Tools can be used for positive and negative purposes, and web scraping is no exception. A fairly common scenario is the scraping of personal data for marketing purposes. Hundreds of millions of users agree to release their data through terms of service agreements on e-commerce sites - whether they realise it or not. The issue with the exposed data, however, is that it has been extracted by social media agencies and used by now-defunct websites that create profiles and list personal details without user permission.

As a result, web scraping is increasingly being subjected to negative press that has resulted in increased awareness from the public with respect to the value and privacy of their data. There is nothing inherently unethical about web scraping as it automates activities that people often do on a manual basis. Consider an individual who wants to buy a car and is researching different years, models and brands before purchasing. Inputting those details onto a spreadsheet for comparison and analysis is exactly what web scraping does. The main difference is that web scraping does it on a much bigger scale by using bots to crawl numerous websites and extract huge amounts of information in seconds.

Extracting publicly available data requires proxies. In short, proxies act as intermediaries between the web scraper and web server. Employing proxies allows distributing data requests evenly to the web server, ensuring that the data is requested at a fair rate, as well as providing the anonymity factor to the requesting party.
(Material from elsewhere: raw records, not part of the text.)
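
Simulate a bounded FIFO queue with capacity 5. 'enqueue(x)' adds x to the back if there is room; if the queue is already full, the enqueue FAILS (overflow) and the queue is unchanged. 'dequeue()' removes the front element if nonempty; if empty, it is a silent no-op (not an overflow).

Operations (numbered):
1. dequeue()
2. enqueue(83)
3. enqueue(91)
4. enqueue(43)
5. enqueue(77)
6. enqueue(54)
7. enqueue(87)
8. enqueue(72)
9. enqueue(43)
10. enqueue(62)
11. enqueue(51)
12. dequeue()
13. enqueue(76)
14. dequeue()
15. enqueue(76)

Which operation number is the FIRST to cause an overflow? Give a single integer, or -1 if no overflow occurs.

Answer: 7

Derivation:
1. dequeue(): empty, no-op, size=0
2. enqueue(83): size=1
3. enqueue(91): size=2
4. enqueue(43): size=3
5. enqueue(77): size=4
6. enqueue(54): size=5
7. enqueue(87): size=5=cap → OVERFLOW (fail)
8. enqueue(72): size=5=cap → OVERFLOW (fail)
9. enqueue(43): size=5=cap → OVERFLOW (fail)
10. enqueue(62): size=5=cap → OVERFLOW (fail)
11. enqueue(51): size=5=cap → OVERFLOW (fail)
12. dequeue(): size=4
13. enqueue(76): size=5
14. dequeue(): size=4
15. enqueue(76): size=5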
The consequences of unethical scraping

Unethical scraping uses data extraction in a way that may compromise privacy and result in server overload. As more businesses become aware of the importance of data, web scraping is increasing and the logical outcome of this is a rise in unethical activities.
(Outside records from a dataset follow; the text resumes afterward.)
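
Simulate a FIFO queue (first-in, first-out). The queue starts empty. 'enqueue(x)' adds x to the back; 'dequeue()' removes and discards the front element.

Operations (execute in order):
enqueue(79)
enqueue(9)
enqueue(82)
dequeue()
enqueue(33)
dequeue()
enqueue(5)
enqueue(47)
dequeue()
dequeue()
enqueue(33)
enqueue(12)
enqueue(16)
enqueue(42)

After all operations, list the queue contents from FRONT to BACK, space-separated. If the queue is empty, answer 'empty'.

enqueue(79): [79]
enqueue(9): [79, 9]
enqueue(82): [79, 9, 82]
dequeue(): [9, 82]
enqueue(33): [9, 82, 33]
dequeue(): [82, 33]
enqueue(5): [82, 33, 5]
enqueue(47): [82, 33, 5, 47]
dequeue(): [33, 5, 47]
dequeue(): [5, 47]
enqueue(33): [5, 47, 33]
enqueue(12): [5, 47, 33, 12]
enqueue(16): [5, 47, 33, 12, 16]
enqueue(42): [5, 47, 33, 12, 16, 42]

Answer: 5 47 33 12 16 42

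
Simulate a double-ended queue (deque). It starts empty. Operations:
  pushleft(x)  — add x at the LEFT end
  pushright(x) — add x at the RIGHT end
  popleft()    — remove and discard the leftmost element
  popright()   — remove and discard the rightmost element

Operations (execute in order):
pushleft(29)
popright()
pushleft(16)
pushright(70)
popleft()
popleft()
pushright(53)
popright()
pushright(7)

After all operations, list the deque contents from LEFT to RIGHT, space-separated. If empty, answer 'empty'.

pushleft(29): [29]
popright(): []
pushleft(16): [16]
pushright(70): [16, 70]
popleft(): [70]
popleft(): []
pushright(53): [53]
popright(): []
pushright(7): [7]

Answer: 7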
While many websites try to prevent it through IP bans, this is becoming futile due to the use of proxies and their function in circumventing server issues by simulating human behaviour. The end results can be server overloads that cost online businesses money, reduced internet transparency and more distrust from the public with respect to privacy issues.

A web scraping code of ethics is necessary

Web scraping has many benefits that depend upon the availability of a free and transparent internet. I believe it would benefit the entire tech space if we adopted a few guidelines in order to make the landscape fair for everyone:

  1. Scrape publicly available web pages only
  2. Study the target website’s legal documents to determine whether you will legally accept their terms of service and if you will do so – whether you will not breach these terms
  3. Make reasonable requests for data in order to ensure that server function is not compromised (DDoS attack)
  4. Respect privacy concerns of source websites with regards to any data obtained
  5. Make use of proxies procured in an ethical manner

Not all proxies are equal

It is commonly known that some proxies operating today are not ethically sourced, with many often obtained through applications downloaded by people on their devices. Whether these individuals are aware that their device is being used is difficult to ascertain. What’s certain is that it’s definitely not ethical to use them as a proxy in cases where they consented to misleading or confusing terms of service that unwillingly turn their device into a participant on a residential proxy network.

Ethical practices lead to increased fairness and accountability

There are some aspects of modern web scraping activity that are missing clarity, and a code of ethics is needed to bring order to the industry. If those in the industry can come together in agreement over a professional approach to web scraping, it will help to maintain a fair, open and free internet that will benefit both businesses and consumers. We are still in the early stages of discovering the full potential of data scraping in different industries, so let’s take advantage of this golden opportunity to drive innovation and create growth in the most ethical way possible.